Pour cette raison, l’instance chargée de la réflexion stratégique du secteur : « L’attractivité du métier d’enseignant doit se construire dès l’entrée, par une bonne politique publique qui fait de ce ‘’bachelier moyen’’ un bon enseignant capable de mener les élèves vers la réussite, en lui offrant une formation initiale solide, un accompagnement, une évaluation sur la base du mérite, une carrière et une professionnalisation exigeante qui valorisent le métier au sein de la société ». Ce souhait du Conseil n’est pas suivi sur le terrain par la politique publique de recrutement dans ce secteur. Un constat fait par les enseignants eux-mêmes mais aussi par le Conseil supérieur dans le même rapport. 

«Retrouver notre dignité» 

Le secteur de l’éducation représente le plus gros employeur au sein de l’Etat.
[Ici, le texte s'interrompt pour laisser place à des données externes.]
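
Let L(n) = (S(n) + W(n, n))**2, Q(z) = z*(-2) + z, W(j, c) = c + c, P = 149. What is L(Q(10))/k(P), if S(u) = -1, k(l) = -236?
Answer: -441/236 ≈ -1.8686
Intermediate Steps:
W(j, c) = 2*c
Q(z) = -z (Q(z) = -2*z + z = -z)
L(n) = (-1 + 2*n)**2
L(Q(10))/k(P) = (-1 + 2*(-1*10))**2/(-236) = (-1 + 2*(-10))**2*(-1/236) = (-1 - 20)**2*(-1/236) = (-21)**2*(-1/236) = 441*(-1/236) = -441/236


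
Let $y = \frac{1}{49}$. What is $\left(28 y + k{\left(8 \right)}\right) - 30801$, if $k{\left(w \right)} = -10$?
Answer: $- \frac{215673}{7} \approx -30810.0$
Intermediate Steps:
$y = \frac{1}{49} \approx 0.020408$
$\left(28 y + k{\left(8 \right)}\right) - 30801 = \left(28 \cdot \frac{1}{49} - 10\right) - 30801 = \left(\frac{4}{7} - 10\right) - 30801 = - \frac{66}{7} - 30801 = - \frac{215673}{7}$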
C’est une masse salariale que scrute de près les bailleurs de fonds du Maroc. Ce qui fait dire à Mohamed que « ce gouvernement n’est pas indépendant dans sa décision. Il ne fait qu’appliquer les décisions des bailleurs de fond internationaux et la domination de certains hauts décideurs au sein de l’administration centrale de notre département ». 
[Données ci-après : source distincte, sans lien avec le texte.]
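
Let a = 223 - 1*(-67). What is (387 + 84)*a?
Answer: 136590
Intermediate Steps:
a = 290 (a = 223 + 67 = 290)
(387 + 84)*a = (387 + 84)*290 = 471*290 = 136590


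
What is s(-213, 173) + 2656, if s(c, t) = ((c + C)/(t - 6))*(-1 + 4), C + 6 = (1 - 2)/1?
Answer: 442892/167 ≈ 2652.0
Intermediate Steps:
C = -7 (C = -6 + (1 - 2)/1 = -6 - 1*1 = -6 - 1 = -7)
s(c, t) = 3*(-7 + c)/(-6 + t) (s(c, t) = ((c - 7)/(t - 6))*(-1 + 4) = ((-7 + c)/(-6 + t))*3 = 3*(-7 + c)/(-6 + t))
s(-213, 173) + 2656 = 3*(-7 - 213)/(-6 + 173) + 2656 = 3*(-220)/167 + 2656 = 3*(1/167)*(-220) + 2656 = -660/167 + 2656 = 442892/167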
Pour sa part, Saida estime que la conduite des différents gouvernements à l’adresse du secteur poursuit un objectif précis : « Le gouvernement poursuit un seul objectif : la privatisation de l’école publique et la destruction du statut de l’enseignant sont les deux composantes de cet objectif délétère ».
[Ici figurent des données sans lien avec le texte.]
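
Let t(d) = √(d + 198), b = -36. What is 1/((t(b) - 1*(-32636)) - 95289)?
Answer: -62653/3925398247 - 9*√2/3925398247 ≈ -1.5964e-5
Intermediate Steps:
t(d) = √(198 + d)
1/((t(b) - 1*(-32636)) - 95289) = 1/((√(198 - 36) - 1*(-32636)) - 95289) = 1/((√162 + 32636) - 95289) = 1/((9*√2 + 32636) - 95289) = 1/((32636 + 9*√2) - 95289) = 1/(-62653 + 9*√2)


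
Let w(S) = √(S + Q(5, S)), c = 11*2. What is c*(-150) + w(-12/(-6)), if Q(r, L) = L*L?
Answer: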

« La qualité des enseignants ne peut dépasser celle des politiques publiques qui déterminent leur sélection, leur recrutement, leur formation »

Conseil supérieur

Le Conseil pointe du doigt sur un autre registre les changements dans les modes de recrutements depuis 2012, avec des modifications brusques durant l’année de formation : « La qualité des enseignants ne peut dépasser celle des politiques publiques qui déterminent leur sélection, leur recrutement, leur formation, leurs conditions de travail et leur évolution de carrière. L’enseignant en classe est le produit de tout un processus de politique publique qui l’a conduit à exercer le métier. Par conséquent, le manque d’efficacité, de cohérence et de pertinence de ces politiques devrait impacter négativement la qualité du personnel enseignant », conclut ce rapport. 

« Le corps enseignant s’est réuni autour d’une lutte commune ».

Aujourd’hui, après deux mois de grève et une année scolaire fortement perturbée, les enseignants tirent les leçons de cette lutte et de leur statut : « Le quotidien des enseignants est fait de protestations régulières et de précarité. Comment osent-ils parler de réforme de l’enseignement avec des enseignants payés 5000 DH/mois. C’est une honte », proteste-t-il. Et de conclure : « Nous sommes contents malgré tout de cette intense mobilisation. Le corps enseignant, le corps administratif et les différentes composantes se sont réunies autour d’une lutte commune. Il faut que l’enseignant retrouve sa dignité et son statut au sein de la société ». L’enjeu de la qualité doit aller de pair avec celui de la dignité des enseignant-e-s surtout dans un secteur qui devrait recruter d’ici 2030 plus de 200.000 enseignants.